Calhaz Jorge falava hoje na comissão parlamentar de Saúde enquanto membro do Conselho Nacional de Procriação Medicamente Assistida (CNPMA), que foi ouvido na sequência do acórdão do Tribunal Constitucional que considerou inconstitucionais algumas normas da lei da PMA, nomeadamente o anonimato dos dadores de gâmetas.

Respondendo a uma questão levantada pelo deputado do Bloco de Esquerda Moisés Ferreira sobre quantos dadores levantaram o anonimato, Calhaz Jorge disse que não tem essa estatística, mas adiantou que numa reunião com os centros de procriação medicamente assistida lhe foi transmitido que as mulheres estavam mais disponíveis para o fazer.

“Da conversa com os centros de PMA, na reunião do mês passado, foi transmitida a noção de que as dadoras de ovócitos se têm mostrado mais abertas a prosseguir com a dádiva sem anonimato e tem havido uma retração quase completa da parte masculina”, disse o diretor do centro de PMA do Hospital Santa Maria, em Lisboa.

Mas, salientou, “isto não me espanta, porque é um fenómeno que aconteceu em toda a Europa sempre que mudou o sistema.
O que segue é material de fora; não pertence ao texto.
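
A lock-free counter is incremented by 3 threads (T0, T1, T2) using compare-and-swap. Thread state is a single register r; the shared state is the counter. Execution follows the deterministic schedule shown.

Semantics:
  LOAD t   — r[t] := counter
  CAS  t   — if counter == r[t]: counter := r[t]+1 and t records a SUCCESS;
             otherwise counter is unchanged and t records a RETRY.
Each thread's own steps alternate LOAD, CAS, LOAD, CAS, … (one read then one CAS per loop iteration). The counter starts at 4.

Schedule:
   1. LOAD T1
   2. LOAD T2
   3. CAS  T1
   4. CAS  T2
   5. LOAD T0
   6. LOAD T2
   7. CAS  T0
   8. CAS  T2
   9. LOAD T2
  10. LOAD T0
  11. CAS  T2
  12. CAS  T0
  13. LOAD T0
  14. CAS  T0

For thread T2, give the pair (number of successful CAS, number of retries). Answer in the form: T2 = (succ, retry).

   1) LOAD T1:  M=4  r_T1=4
   2) LOAD T2:  M=4  r_T2=4
   3) CAS  T1:  M=5  r_T1=4 ✓
   4) CAS  T2:  M=5  r_T2=4 ✗
   5) LOAD T0:  M=5  r_T0=5
   6) LOAD T2:  M=5  r_T2=5
   7) CAS  T0:  M=6  r_T0=5 ✓
   8) CAS  T2:  M=6  r_T2=5 ✗
   9) LOAD T2:  M=6  r_T2=6
  10) LOAD T0:  M=6  r_T0=6
  11) CAS  T2:  M=7  r_T2=6 ✓
  12) CAS  T0:  M=7  r_T0=6 ✗
  13) LOAD T0:  M=7  r_T0=7
  14) CAS  T0:  M=8  r_T0=7 ✓

T2 = (1, 2)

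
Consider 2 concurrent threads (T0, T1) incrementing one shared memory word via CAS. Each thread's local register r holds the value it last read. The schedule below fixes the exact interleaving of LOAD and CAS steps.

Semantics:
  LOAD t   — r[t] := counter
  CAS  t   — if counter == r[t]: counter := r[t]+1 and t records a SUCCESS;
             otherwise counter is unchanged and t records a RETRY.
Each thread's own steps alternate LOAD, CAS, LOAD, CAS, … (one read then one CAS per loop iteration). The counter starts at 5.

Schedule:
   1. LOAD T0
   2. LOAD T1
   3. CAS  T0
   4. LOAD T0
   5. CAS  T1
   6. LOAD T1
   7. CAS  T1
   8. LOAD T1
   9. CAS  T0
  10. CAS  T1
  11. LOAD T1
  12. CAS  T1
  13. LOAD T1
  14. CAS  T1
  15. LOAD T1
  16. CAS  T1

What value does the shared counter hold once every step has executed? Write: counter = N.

counter = 11

T0 LOAD — after: cnt=5, r=5 — load
T1 LOAD — after: cnt=5, r=5 — load
T0 CAS — after: cnt=6, r=5 — ok
T0 LOAD — after: cnt=6, r=6 — load
T1 CAS — after: cnt=6, r=5 — retry
T1 LOAD — after: cnt=6, r=6 — load
T1 CAS — after: cnt=7, r=6 — ok
T1 LOAD — after: cnt=7, r=7 — load
T0 CAS — after: cnt=7, r=6 — retry
T1 CAS — after: cnt=8, r=7 — ok
T1 LOAD — after: cnt=8, r=8 — load
T1 CAS — after: cnt=9, r=8 — ok
T1 LOAD — after: cnt=9, r=9 — load
T1 CAS — after: cnt=10, r=9 — ok
T1 LOAD — after: cnt=10, r=10 — load
T1 CAS — after: cnt=11, r=10 — ok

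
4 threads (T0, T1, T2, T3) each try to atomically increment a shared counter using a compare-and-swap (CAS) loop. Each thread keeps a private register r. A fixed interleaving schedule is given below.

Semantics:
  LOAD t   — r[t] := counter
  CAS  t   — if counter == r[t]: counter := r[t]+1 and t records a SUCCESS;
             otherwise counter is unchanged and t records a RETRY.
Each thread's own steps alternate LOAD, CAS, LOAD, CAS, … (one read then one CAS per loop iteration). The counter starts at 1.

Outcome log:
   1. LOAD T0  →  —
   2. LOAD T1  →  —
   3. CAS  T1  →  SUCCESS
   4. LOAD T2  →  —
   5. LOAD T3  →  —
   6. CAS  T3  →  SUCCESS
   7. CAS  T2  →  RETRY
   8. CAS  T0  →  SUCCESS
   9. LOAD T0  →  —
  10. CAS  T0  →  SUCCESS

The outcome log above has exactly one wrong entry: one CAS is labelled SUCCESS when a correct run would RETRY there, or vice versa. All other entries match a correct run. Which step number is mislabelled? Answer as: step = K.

Re-executing:
1. LOAD T0 → mem=1 r[T0]=1 [LOAD]
2. LOAD T1 → mem=1 r[T1]=1 [LOAD]
3. CAS T1 → mem=2 r[T1]=1 [OK]
4. LOAD T2 → mem=2 r[T2]=2 [LOAD]
5. LOAD T3 → mem=2 r[T3]=2 [LOAD]
6. CAS T3 → mem=3 r[T3]=2 [OK]
7. CAS T2 → mem=3 r[T2]=2 [RETRY]
8. CAS T0 → mem=3 r[T0]=1 [RETRY]
9. LOAD T0 → mem=3 r[T0]=3 [LOAD]
10. CAS T0 → mem=4 r[T0]=3 [OK]
Log disagrees first at step 8.

step = 8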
Na Suécia de repente desapareceram os dadores há uns anos e toda a gente vai à Dinamarca”.

“Aqui é o que vai acontecer”, disse, sustentando: “Mais uma vez, com a mediocridade que vem das capacidades financeiras e de mobilização vai-se criar um corrupio para Espanha”.
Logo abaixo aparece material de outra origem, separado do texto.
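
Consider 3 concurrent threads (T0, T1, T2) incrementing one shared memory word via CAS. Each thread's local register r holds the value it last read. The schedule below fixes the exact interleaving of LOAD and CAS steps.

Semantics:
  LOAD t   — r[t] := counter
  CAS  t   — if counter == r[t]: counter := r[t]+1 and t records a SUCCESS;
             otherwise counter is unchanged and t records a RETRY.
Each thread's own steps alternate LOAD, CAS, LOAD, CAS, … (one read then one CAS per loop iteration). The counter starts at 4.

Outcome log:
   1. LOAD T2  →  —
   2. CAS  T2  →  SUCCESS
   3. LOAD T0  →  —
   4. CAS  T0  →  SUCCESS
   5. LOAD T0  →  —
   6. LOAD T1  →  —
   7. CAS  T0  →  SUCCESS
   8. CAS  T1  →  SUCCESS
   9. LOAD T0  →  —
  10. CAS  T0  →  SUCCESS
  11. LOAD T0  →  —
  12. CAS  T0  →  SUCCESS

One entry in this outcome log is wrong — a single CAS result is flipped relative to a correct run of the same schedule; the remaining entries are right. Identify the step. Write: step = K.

Re-executing:
T2 LOAD — after: cnt=4, r=4 — load
T2 CAS — after: cnt=5, r=4 — ok
T0 LOAD — after: cnt=5, r=5 — load
T0 CAS — after: cnt=6, r=5 — ok
T0 LOAD — after: cnt=6, r=6 — load
T1 LOAD — after: cnt=6, r=6 — load
T0 CAS — after: cnt=7, r=6 — ok
T1 CAS — after: cnt=7, r=6 — retry
T0 LOAD — after: cnt=7, r=7 — load
T0 CAS — after: cnt=8, r=7 — ok
T0 LOAD — after: cnt=8, r=8 — load
T0 CAS — after: cnt=9, r=8 — ok
Log disagrees first at step 8.

step = 8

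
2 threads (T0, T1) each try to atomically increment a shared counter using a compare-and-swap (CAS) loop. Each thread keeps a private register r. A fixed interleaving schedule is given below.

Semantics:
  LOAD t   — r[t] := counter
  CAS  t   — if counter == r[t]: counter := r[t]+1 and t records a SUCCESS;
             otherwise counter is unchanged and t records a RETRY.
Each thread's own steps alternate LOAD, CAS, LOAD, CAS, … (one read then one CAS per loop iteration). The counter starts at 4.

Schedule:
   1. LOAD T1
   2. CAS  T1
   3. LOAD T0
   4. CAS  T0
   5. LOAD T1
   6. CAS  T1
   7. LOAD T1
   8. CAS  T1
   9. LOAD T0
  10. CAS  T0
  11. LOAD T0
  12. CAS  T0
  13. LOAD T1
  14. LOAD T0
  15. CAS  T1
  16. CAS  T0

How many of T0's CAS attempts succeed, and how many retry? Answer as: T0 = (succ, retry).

1. LOAD T1 → mem=4 r[T1]=4 [LOAD]
2. CAS T1 → mem=5 r[T1]=4 [OK]
3. LOAD T0 → mem=5 r[T0]=5 [LOAD]
4. CAS T0 → mem=6 r[T0]=5 [OK]
5. LOAD T1 → mem=6 r[T1]=6 [LOAD]
6. CAS T1 → mem=7 r[T1]=6 [OK]
7. LOAD T1 → mem=7 r[T1]=7 [LOAD]
8. CAS T1 → mem=8 r[T1]=7 [OK]
9. LOAD T0 → mem=8 r[T0]=8 [LOAD]
10. CAS T0 → mem=9 r[T0]=8 [OK]
11. LOAD T0 → mem=9 r[T0]=9 [LOAD]
12. CAS T0 → mem=10 r[T0]=9 [OK]
13. LOAD T1 → mem=10 r[T1]=10 [LOAD]
14. LOAD T0 → mem=10 r[T0]=10 [LOAD]
15. CAS T1 → mem=11 r[T1]=10 [OK]
16. CAS T0 → mem=11 r[T0]=10 [RETRY]

T0 = (3, 1)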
E, se as crianças vierem a querer a saber a identidade, "em Espanha o anonimato é obrigatório e, portanto, este nó nunca será desatado", frisou o especialista.

Segundo Calhaz Jorge, em 31 de dezembro de 2017 havia 7.495 embriões congelados decorrentes de doações de terceiros. “Uma parte destes estaria nos projetos familiares para daqui a um ano, dois ou três”, outros estariam para os próximos meses e outros “é muito possível que já não tivessem projeto parental”.

Para o médico, o problema coloca-se no destino que será dado a estes embriões. “Podemos conceber”, com todas as consequências negativas para a população e para os utentes, “a destruição de ovócitos e de espermatozoides, é mais difícil conceber a destruição de 7.000 embriões por razões meramente legislativas ou burocráticas”.

Falando sobre o que se passa no Serviço Nacional de Saúde nesta área, disse que “há défice de pessoas, há défice de espaço, há défice de dinheiro” e as listas de espera aumentam. “Só não aumentam mais porque as mulheres chegam aos 40 anos e têm de ser excluídas”, disse.

“Do ponto de vista prático, é quase uma obscenidade dizer a um casal que daqui a um ano e meio conseguimos fazer o primeiro tratamento dos três a que tem direito e que se tudo correr bem serão de seis meses”, salientou.

Dados avançados pelo especialista referem que 3% das crianças nascidas em 2016 resultaram de técnicas de PMA e destas 18% resultaram de técnicas envolvendo células de doadores terceiros.

Cerca de 13% dos cerca de 7.000 tratamentos feitos em 2016 incluíram células de dadores terceiros. Através deste número, é possível ter uma ideia de quantos estarão neste momento suspensos, observou.

Na atividade de 2016 em termos de PMA, houve um incremento no país à custa do setor privado, mas “o Serviço Nacional de Saúde atingiu o máximo e se houver problemas de recrutamento de alguém que se reforme só terá tendência a diminuir”, advertiu.